I posted an entry to this blog a couple of years ago with a good bit of information about using RACF to manage Db2-internal security. I won't repeat that content here; rather, I'll provide some thoughts and observations on this topic:
- Why do organizations do this? Quite often (in my experience) it's because someone - perhaps a security auditor - told them that it has to be done. Why might that pronouncement be made? Well, in the minds of many security people, it's a good thing for a single group of people to manage all aspects of security for a database management system. Because RACF can be used to manage both Db2-external and Db2-internal security, while Db2's security features apply mainly to internal security, if one team is going to manage all aspects of Db2 for z/OS security then it's going to be the RACF team.
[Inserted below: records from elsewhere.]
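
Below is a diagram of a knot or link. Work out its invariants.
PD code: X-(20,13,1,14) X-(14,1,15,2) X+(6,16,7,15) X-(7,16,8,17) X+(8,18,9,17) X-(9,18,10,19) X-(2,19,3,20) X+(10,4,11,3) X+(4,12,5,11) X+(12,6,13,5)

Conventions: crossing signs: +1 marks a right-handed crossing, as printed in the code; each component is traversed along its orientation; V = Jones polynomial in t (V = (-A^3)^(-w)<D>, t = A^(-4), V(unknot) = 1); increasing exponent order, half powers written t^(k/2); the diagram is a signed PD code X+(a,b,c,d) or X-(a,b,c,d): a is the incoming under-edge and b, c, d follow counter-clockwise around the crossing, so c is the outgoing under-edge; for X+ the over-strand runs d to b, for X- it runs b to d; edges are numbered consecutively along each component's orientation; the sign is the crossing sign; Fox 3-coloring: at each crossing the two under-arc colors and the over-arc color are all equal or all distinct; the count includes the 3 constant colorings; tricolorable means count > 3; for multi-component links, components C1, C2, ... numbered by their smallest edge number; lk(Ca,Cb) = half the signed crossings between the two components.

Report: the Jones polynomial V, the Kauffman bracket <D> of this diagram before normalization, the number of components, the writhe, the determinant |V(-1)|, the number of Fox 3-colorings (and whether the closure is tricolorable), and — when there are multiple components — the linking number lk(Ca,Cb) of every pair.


Jones polynomial: V(t) = -t^-3 + t^-2 - t^-1 + 3 - t + t^2 - t^3
<D> = -A^-12 + A^-8 - A^-4 + 3 - A^4 + A^8 - A^12; writhe 0
components 1, writhe 0 (10 crossings)
3-colorings: 27 of 3^10, det 9 — tricolorable
note: w = 0 shifts under R1 moves; the (-A^3)^(0) factor cancels that in V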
- Db2 11 for z/OS eliminated what were just about the last two hassles that were formerly associated with RACF management of Db2-internal security. Prior to Db2 11, auto-rebinds could fail with authorization errors when RACF was used to manage Db2-internal security. Why? Because when an auto-rebind occurs you generally want Db2 to do that based on the privileges held by the ID of the owner of the package. It used to be that when RACF managed Db2-internal security, the authorization check for an auto-rebind looked at the privileges held by the ID of the application process that prompted the auto-rebind by requesting execution of a package that had been marked invalid by Db2, and that ID rarely has the privileges needed for a successful auto-rebind. Db2 11 fixed that problem by enabling RACF to check the ID of a package owner for auto-rebind authorization. The other nagging problem fixed by Db2 11 concerned caches of authorization information that Db2 maintains in memory. Information in those caches was formerly not updated to reflect security changes effected through RACF, the result being a frustrating lag between some RACF-side changes and enforcement of same in Db2. Db2 11 fixed that problem by having Db2 listen for ENF signals (referring to the z/OS event notification facility) sent by RACF when authorization changes are made.
- Organizations that have gone to RACF management of Db2-internal security are pretty happy with the arrangement, and that includes the Db2 for z/OS DBAs. Yes, there is a good bit of set-up work involved in making this transition, and that can seem more challenging than it really is because Db2 DBAs and RACF administrators speak different languages in a technical sense, but once things are set up and the transition has been completed, people find that it really works as advertised. Ask a Db2 DBA at a site that has gone to RACF management of Db2-internal security if he or she is OK with the change, and you'll likely get a thumbs-up. I haven't found many (any, actually) DBAs in these organizations that pine for the days when they had to issue GRANTs and REVOKEs to manage Db2-internal security. Letting the RACF team handle Db2-internal security lets the DBAs focus on database administration tasks (e.g., performance tuning, application enablement) that they generally find to me more satisfying.